Tuesday, January 24, 2012

done? or dumber?

Okay. Here's the question thats been on my mind... since the girls were born I guess. I get a lot of comments like "wow! You got your entire family in one swoop!" or "You're done now right?" mostly from strangers but still.

Three has always been my number. Three kids were good for me. I wanted 3 kids before 30, I got three kids at 25. So now the question is... do I take this 3 for 1 pregnancy and walk away? Or do I tempt fate (and any other powers at work) and try for a 4th, risking of course getting a 4th, 5th and possibly 6th child out of it?......

The problem with this question isn't the answer, its the frame of mind to get the answer. For example, this past week I've told Jared at least 4 times that our family is complete, completely complete. But thats mainly because the girls have been on terrors and my job has been nothing short of demeaning, excruciating and overwhelming. However, back when I had 24 hour help I was on the fence, considering the possibility of having more. So, do you make this decision when you're delirious with joy? or delirious with frustration? I've found that raising triplet toddlers doesn't lend for a middle ground. Im either on one end of the stick or the other....
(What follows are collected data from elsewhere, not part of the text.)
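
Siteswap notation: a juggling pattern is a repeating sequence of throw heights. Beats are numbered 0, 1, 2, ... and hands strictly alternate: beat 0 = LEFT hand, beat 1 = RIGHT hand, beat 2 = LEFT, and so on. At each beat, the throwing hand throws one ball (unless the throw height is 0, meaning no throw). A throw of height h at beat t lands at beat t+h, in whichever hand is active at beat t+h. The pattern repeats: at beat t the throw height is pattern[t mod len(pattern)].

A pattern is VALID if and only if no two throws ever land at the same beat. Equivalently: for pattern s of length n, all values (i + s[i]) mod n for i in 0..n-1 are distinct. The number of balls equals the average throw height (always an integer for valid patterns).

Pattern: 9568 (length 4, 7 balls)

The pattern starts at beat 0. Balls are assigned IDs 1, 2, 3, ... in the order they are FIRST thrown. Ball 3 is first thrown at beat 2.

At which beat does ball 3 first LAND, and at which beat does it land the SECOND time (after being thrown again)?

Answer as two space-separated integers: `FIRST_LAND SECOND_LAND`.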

I just turned 27 so I guess I still have a couple of years to flop back and forth on the issue. It will interesting to see if I happen to be deliriously happy or exhausted at the time of decision making. To be continued...

4 comments:

  1. This is SO me! Well, a little different, but very similar. I've always thought 3 was my number, but now I'm that we've got twins, I'm not sure I want "the twins" and the random caboose. So, I feel like I'm 'stuck' having 4. The thought of having 4 terrifies me. I'm not sure I want 4 and truthfully, most days I just want 2. I go back and forth on what to do as well, so I take that as my answer to give it time. Like...several more years. We've been given comments every now and then about having more kids and I just don't know! I don't know when it will happen or how many we'll have. It's a jumbled mess and the whole 'stupor of thought' phrase comes to mind, so for now, we're just stickin' with the two we've got. I think though, that once our girls (yours and mine) get more independent (i.e. can pee in a toilet, put on their own clothes, entertain themselves for more than 3 minutes, etc) it will be easier to embrace the idea of more kids. At least that's what I'm telling myself...
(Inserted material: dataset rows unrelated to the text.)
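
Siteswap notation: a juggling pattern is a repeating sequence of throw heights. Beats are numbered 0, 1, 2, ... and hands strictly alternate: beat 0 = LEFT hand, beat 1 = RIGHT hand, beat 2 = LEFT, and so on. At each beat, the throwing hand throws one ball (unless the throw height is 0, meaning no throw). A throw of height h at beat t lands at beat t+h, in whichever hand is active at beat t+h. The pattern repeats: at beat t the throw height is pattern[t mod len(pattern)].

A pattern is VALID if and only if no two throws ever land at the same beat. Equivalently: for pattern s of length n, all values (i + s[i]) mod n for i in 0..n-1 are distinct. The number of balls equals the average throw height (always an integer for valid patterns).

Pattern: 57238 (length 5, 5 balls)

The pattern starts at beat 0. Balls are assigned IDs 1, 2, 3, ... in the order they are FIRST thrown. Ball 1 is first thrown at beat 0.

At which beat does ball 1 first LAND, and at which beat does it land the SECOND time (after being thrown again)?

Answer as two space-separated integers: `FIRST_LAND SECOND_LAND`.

Beat 0 (L): throw ball1 h=5 -> lands@5:R; in-air after throw: [b1@5:R]
Beat 1 (R): throw ball2 h=7 -> lands@8:L; in-air after throw: [b1@5:R b2@8:L]
Beat 2 (L): throw ball3 h=2 -> lands@4:L; in-air after throw: [b3@4:L b1@5:R b2@8:L]
Beat 3 (R): throw ball4 h=3 -> lands@6:L; in-air after throw: [b3@4:L b1@5:R b4@6:L b2@8:L]
Beat 4 (L): throw ball3 h=8 -> lands@12:L; in-air after throw: [b1@5:R b4@6:L b2@8:L b3@12:L]
Beat 5 (R): throw ball1 h=5 -> lands@10:L; in-air after throw: [b4@6:L b2@8:L b1@10:L b3@12:L]
Beat 6 (L): throw ball4 h=7 -> lands@13:R; in-air after throw: [b2@8:L b1@10:L b3@12:L b4@13:R]
Beat 7 (R): throw ball5 h=2 -> lands@9:R; in-air after throw: [b2@8:L b5@9:R b1@10:L b3@12:L b4@13:R]
Beat 8 (L): throw ball2 h=3 -> lands@11:R; in-air after throw: [b5@9:R b1@10:L b2@11:R b3@12:L b4@13:R]
Beat 9 (R): throw ball5 h=8 -> lands@17:R; in-air after throw: [b1@10:L b2@11:R b3@12:L b4@13:R b5@17:R]
Beat 10 (L): throw ball1 h=5 -> lands@15:R; in-air after throw: [b2@11:R b3@12:L b4@13:R b1@15:R b5@17:R]
Ball 1: thrown@0 h=5 -> first land @5; rethrown@5 h=5 -> second land @10

Answer: 5 10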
    If/and when we have more, I'm assuming we'll know when the time is right and as of now that faaaaar down the road. That is, if I have any say in the matter. ;)

    ReplyDelete
  2. Watch, your next post is going to be, "surprise! We're pregnant!"

    ReplyDelete
  3. You have lots and lots of time! Life is so much easier when they can communicate and are potty trained. Then it might be something you could handle. You'll make the right decisions and the Lord will bless you. I think it would be really fun for you to have a single baby. You wouldn't know what to do with yourself!!! Momma Toone

    ReplyDelete
  4. Hello blog friend. I have a post very similar to this in my drafts. I always tell myself that when it no longer terrifies me to add to the family, only then will be make the decision. What makes me want more the most, is how easy having just one will be! What others might think is hard, adding another child, will be such a piece of cake to people like you and me. It makes me giddy thinking about doting over one little baby, and having three helpers too (cause hopefully they'll be old enough to help when the 4th comes along)! I'm sure you'll know when the time is right.